Lighthizer also issued a cloaked warning that may be aimed at continued NAFTA talks. We know that when unbiased entities review these unfair trade practices, they have found in Canada's favour.

Canadian newsprint joined softwood lumber as the latest commodity to incur US import duties, with up to 9 percent levied on various companies.

Canadian Foreign Minister Chrystia Freeland said the legal action was in response to "unfair and unwarranted" U.S. duties against Canada's softwood lumber producers, and is part of a "broader litigation" to defend its forestry jobs.

On Tuesday, Commerce Secretary Wilbur Ross announced that Washington would impose countervailing duties of between 6 and 10 percent on uncoated groundwood Canadian paper.

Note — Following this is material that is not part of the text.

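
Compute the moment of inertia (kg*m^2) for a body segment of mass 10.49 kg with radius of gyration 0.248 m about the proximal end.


I = m * k^2
I = 10.49 * 0.248^2
k^2 = 0.0615
I = 0.6452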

He said it could be another step toward what he says is a nightmare scenario for the NAFTA talks, which is that the Americans call a halt to those negotiations and talk separately with Mexico in hopes of signing a bilateral deal before the Mexican elections later this year and USA midterm Congressional elections this fall. Otherwise Canada, which sends 75 percent of its goods exports to the United States, could ask the trade organization to adjudicate.

Tuesday's decision prompted Canada's foreign ministry put out a statement calling the move disappointing and "unjustified" (and noting, correctly, that "any duties will have a direct and negative impact on ‎U.S. newspapers, especially those in small cities and towns, ‎and result in job losses in the American printing sector‎").